Through Catholic news sources like the Jesuit-run America Magazine, there are reports that Pope Francis has decided to create a mixed commission to study Liturgicam Authenticam, the decree that called for all translations of liturgical texts to use the principle of formal equivalence. Formal equivalence differs from dynamic equivalence, which seeks to communicate more of the meaning of the text, rather than a direct translation or transliteration. Dynamic equivalence was the principle of translation used for liturgical texts for many years immediately following the Second Vatican Council.

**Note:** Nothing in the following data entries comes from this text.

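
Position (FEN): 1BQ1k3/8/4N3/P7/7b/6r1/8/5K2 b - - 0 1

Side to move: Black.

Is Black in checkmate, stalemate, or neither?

neither

Black to move; black king on e8.
In check: yes, from the white queen on c8.
Legal moves for Black: Kf7, Ke7, Bd8.
Black is in check but has 3 legal moves → neither.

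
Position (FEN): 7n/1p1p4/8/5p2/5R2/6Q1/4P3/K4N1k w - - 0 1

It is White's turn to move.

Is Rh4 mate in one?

yes

After Rh4: black king on h1; in check: yes, from the white rook on h4.
King squares — g1: attacked by Qg3; g2: attacked by Qg3; h2: attacked by Nf1.
Black has no legal moves → checkmate.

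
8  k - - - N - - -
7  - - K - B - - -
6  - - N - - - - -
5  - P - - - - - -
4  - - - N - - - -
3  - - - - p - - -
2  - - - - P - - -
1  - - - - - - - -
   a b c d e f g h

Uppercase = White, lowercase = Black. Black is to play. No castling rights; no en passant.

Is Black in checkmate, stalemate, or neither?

stalemate

Black to move; black king on a8.
In check: no.
King squares — a7: attacked by Nc6; b7: attacked by Kc7; b8: attacked by Nc6.
Legal moves for Black: none.
Not in check and no legal moves → stalemate.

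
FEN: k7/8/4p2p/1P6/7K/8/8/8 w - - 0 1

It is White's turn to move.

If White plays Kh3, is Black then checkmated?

no

After Kh3: black king on a8; in check: no.
Black is not in check, so this cannot be checkmate.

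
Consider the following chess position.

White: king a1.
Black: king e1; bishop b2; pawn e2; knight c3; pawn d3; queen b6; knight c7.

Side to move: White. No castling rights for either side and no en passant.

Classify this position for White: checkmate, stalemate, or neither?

checkmate

White to move; white king on a1.
In check: yes, from the black bishop on b2.
King squares — b1: attacked by Nc3; a2: attacked by Nc3; b2: attacked by Qb6.
Legal moves for White: none.
In check with no legal moves → checkmate.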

This mixed commission, consisting of bishops from all over the world, under the leadership of Archbishop Arthur Roche, the undersecretary for the Congregation of Divine Worship and the Discipline of the Sacraments, will meet soon. No other members of the commission have yet been publically named.
In essence, for the English-speaking world, this would mean looking at the document that guided the translators of the Roman Missal that is currently in use, released in 2011, as well as many other recently translated liturgical rituals and the Liturgy of the Hours. It needs to be understood that this does not mean that the current Roman Missal will be abrogated and that we would return to the use of the Sacramentary that was in use from 1970 to 2011. We still will be responding “And with your Spirit” for many more years.
And that’s a good thing, no matter what side of the argument one falls on in this discussion. The People of God deserve stability in the Sacred Liturgy. After all the effort and planning that it took to implement in parishes the new Roman Missal, it would be counter-productive to quickly change it back. Liturgy should be ritual and ritual should be consistent and comforting.
Now that we finally seem to have the responses down, both as priests and people, to change again would seem fickle and irresponsible. This is not even taking into account the money needed to buy new “new” missals and the resources needed to retrain the priests and people.
This commission has not even met and we really don’t know the scope of their mandate, but one thing is clear: we in the English-speaking world followed what we were asked to do, and, for the most part, the transition was fine. To have another translation so soon is just not needed.